Five, ten, fifteen seconds—then Hotham gave a sharp cry.
‘Got her. Got her, by the living jingo! Oh, good shot, Williams!’
As he spoke a dull shock made the whole hull of G2 quiver.
‘Hurrah!’ shouted Ken, and the cheer was echoed by a score of voices.
‘Struck her just aft the engines,’ exclaimed Hotham jubilantly. ’Settled her hash all right. Gad, they’ve got pluck. They’re still shooting. Ah, did you hear that, Carrington?’—as the submarine quivered again slightly. ‘That was a shell. It struck the water not ten yards away.’
‘But that’s the last,’ he continued. ’She’s cocking her bows up. Phew, the whole bottom’s knocked out of her. There she goes. She’s sinking. Poor beggars, they haven’t time to get out a boat, and we’ll never reach ’em in time to save any of them.’
‘Her stern’s under. Bow’s straight up in the air!’ He paused a moment.
‘All over,’ he added quietly. ‘She’s gone.’ Commander Strang’s voice rang out from farther aft. Ken felt the vessel rising, and a few moments later a slight swaying told that she was on the surface. Up went the hatch, and the terrible clatter of the petrol engines replaced the deep purr of the dynamos.
‘I’d give a finger to be on deck,’ said Ken to Roy, and for once Roy did not jeer. He merely nodded, for he knew how desperately anxious Ken was about his father.
Ken had not long to wait. A few minutes later, an order was passed for Carrington to go up, and Ken darted up the steel ladder like a lamplighter.
Outside, he found the sun gone, the sky covered with clouds, and a threat of rain in the cool air. But it was not the weather he thought of. His eyes were at once fixed upon a large steamer about two miles off to the southward. Clouds of sooty smoke were pouring from her funnels, and a yeasty wake trailed away behind her. Taking warning by the fate of her escort, she was doing all she knew to escape.
‘Will she beat us? Will she get away?’ Ken asked anxiously of one of the gun crew.

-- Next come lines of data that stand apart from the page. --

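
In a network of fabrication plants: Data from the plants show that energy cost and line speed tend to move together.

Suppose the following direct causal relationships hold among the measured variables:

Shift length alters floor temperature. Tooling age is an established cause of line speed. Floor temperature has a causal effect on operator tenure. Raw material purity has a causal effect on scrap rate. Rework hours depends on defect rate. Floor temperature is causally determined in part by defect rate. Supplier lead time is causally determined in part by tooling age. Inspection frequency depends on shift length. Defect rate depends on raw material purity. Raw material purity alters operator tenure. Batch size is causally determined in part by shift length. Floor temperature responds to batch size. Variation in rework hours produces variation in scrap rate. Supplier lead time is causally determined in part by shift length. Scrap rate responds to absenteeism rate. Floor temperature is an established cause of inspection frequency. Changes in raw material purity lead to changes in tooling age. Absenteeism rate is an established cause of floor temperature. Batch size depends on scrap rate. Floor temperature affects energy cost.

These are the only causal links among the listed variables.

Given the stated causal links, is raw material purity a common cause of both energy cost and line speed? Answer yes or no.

yes

Raw material purity has a causal path to energy cost (raw material purity → defect rate → floor temperature → energy cost) and to line speed (raw material purity → tooling age → line speed), so it is a common cause of both — a confounder.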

‘Will she spread her little wings an’ turn into a waterplane?’ replied the man with a grin. ’Bless you, soldier, she couldn’t do more’n fourteen knots when she come out o’ the builder’s yard, and that’s two more’n she’s going now. You watch an’ see how far she gets away.’
A very few moments’ watching was enough to convince Ken that G2 was overhauling her prey hand over fist. Within less than a quarter of an hour a mile of the steamer’s lead had gone. Another five minutes and the distance between the two was barely twelve hundred yards.
‘Hallo, they’re getting gay!’ remarked the big bluejacket, as rifles began to spit and bullets to throw up little jets of spray around the rushing submarine.
Presently one clanged against the conning tower itself. Commander Strang gave an order, and a little row of bunting ran up on the tiny mast of the submarine.